None of this is exotic. It's ordinary enterprise life. The data shifts, permissions drift, prompts get rewritten, models get swapped under you, and the model folds all of it into one fluent, confident answer. By the time the run finishes, the seams are gone. So you put an LLM judge on the end, or have someone skim the summary, and neither catches a thing, because a bad run and a clean run read exactly the same.
Brilliant and brittle, often in the same minute.
You can't test your way out
The usual instinct is to test for it, to catch it in evals before anything ships. But evals only cover what you already thought to check. You can test the cases you thought of; you can't test the ones you didn't, and that set is unbounded: every model and prompt change, times every user, document, permission, and tool. No developer imagines every case, and neither does the user, the prompt, or the test suite.
That is the real argument for supervision.
The chain is where the risk lives
Each of the usual controls sees a sliver. Identity confirms the access was technically allowed. DLP (data loss prevention) catches some sensitive data. A log shows a file was touched. Evals flag the failures you already knew to look for. All useful, and all partial.
What none of them shows is the whole chain: the request, the agent's decisions, the data it touched, the permissions it leaned on, the tools it called, the output it produced.
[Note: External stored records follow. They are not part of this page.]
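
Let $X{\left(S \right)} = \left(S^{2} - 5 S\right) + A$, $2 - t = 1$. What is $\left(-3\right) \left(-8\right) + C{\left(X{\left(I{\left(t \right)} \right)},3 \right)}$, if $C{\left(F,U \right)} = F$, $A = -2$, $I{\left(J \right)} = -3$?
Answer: $46$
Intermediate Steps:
$t = 1$ ($t = 2 - 1 = 1$)
$X{\left(S \right)} = -2 + S^{2} - 5 S$ ($X{\left(S \right)} = \left(S^{2} - 5 S\right) - 2 = -2 + S^{2} - 5 S$)
$\left(-3\right) \left(-8\right) + C{\left(X{\left(I{\left(t \right)} \right)},3 \right)} = \left(-3\right) \left(-8\right) - \left(-13 - 9\right) = 24 + \left(-2 + 9 + 15\right) = 24 + 22 = 46$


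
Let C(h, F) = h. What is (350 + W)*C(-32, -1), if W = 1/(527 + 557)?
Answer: -3035208/271 ≈ -11200.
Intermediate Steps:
W = 1/1084 ≈ 0.00092251
(350 + W)*C(-32, -1) = (350 + 1/1084)*(-32) = (379401/1084)*(-32) = -3035208/271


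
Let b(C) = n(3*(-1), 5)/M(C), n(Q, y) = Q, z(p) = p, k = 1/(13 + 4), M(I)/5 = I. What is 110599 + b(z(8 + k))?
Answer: 75760264/685 ≈ 1.1060e+5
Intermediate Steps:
M(I) = 5*I
k = 1/17 ≈ 0.058824
b(C) = -3/(5*C) (b(C) = (3*(-1))/((5*C)) = -3/(5*C))
110599 + b(z(8 + k)) = 110599 - 3/(5*(8 + 1/17)) = 110599 - 3/(5*137/17) = 110599 - ⅗*17/137 = 110599 - 51/685 = 75760264/685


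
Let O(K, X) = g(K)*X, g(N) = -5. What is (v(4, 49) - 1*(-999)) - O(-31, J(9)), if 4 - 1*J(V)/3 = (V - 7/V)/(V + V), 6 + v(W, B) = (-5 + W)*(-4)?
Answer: 28354/27 ≈ 1050.1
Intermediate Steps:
v(W, B) = 14 - 4*W (v(W, B) = -6 + (-5 + W)*(-4) = -6 + (20 - 4*W) = 14 - 4*W)
J(V) = 12 - 3*(V - 7/V)/(2*V) (J(V) = 12 - 3*(V - 7/V)/(V + V) = 12 - 3*(V - 7/V)/(2*V))
O(K, X) = -5*X
(v(4, 49) - 1*(-999)) - O(-31, J(9)) = ((14 - 4*4) - 1*(-999)) - (-5)*(21/2 + (21/2)/9²) = ((14 - 16) + 999) - (-5)*(21/2 + (21/2)*(1/81)) = (-2 + 999) - (-5)*(21/2 + 7/54) = 997 - (-5)*287/27 = 997 - 1*(-1435/27) = 997 + 1435/27 = 28354/27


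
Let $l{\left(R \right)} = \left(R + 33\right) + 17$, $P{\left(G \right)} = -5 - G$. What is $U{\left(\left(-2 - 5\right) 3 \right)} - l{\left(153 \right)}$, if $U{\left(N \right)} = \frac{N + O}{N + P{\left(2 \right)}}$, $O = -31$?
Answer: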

Any one step can look perfectly defensible on its own. The risk only shows up once you can see them in order.
This is why agents need supervision in real time: watching what they actually do in production, in context, while they do it.
- Was this agent supposed to use that tool?
- Was this user supposed to access that data?
- Did the agent follow the prompt?
- Was this output safe to send?
Policy that's enforced, not filed
This is where policy earns its keep. Not as paperwork, but as your organization's working definition of acceptable behavior. Stay out of records beyond the user's business context. Keep internal data away from unsanctioned tools. Wait for a human before proceeding when the workflow calls for one.
Policy isn't only about what an agent may touch. It's also about how it does the work. Call it an LLM best‑practices rule: don't do in your head what a sanctioned tool should do for you. No mental arithmetic, no counting by eye, no guessing a number the system could look up. That is the R exactly. The model counted in its head, trusted itself, and a tool built to count would have caught it.
But you can only enforce that if you can see how the answer was reached, and the answer itself never tells you. "Exactly 1 'r' in Google" shows no working. A number computed with a tool and a number pulled from thin air look identical on the page. Supervision watches the run itself, which tools were called and, just as telling, which weren't, so the method is visible and a shaky shortcut gets caught before it reaches the reader.
What this looks like at Classie
At Classie, this is the layer we built. Classie OBS‑SEC helps enterprises Discover, Analyze, and Supervise AI agents across the organization.
The point of the imaginary R was never that we need a spelling policy. It's that these systems are uneven, capable one moment and fragile the next, and we're wiring them into work that matters. The same flaw that invents a consonant can just as easily mishandle a customer record, and no one can promise it won't.
And in both cases, the wrong answer looks exactly like the right one.
The question worth asking is simpler. Can you see what your agents are doing, follow the chain behind any given answer, and step in before a weak moment turns into an incident?
That chain is the whole answer. The R looked right and no eval would have flagged it, but the run told the truth: a number counted in the model's head when a tool to count it sat right there, unused. The output hid the mistake. The chain exposed it. That is the difference between hoping a model behaves and knowing what it did, and it is the difference between finding out now and finding out from a customer later.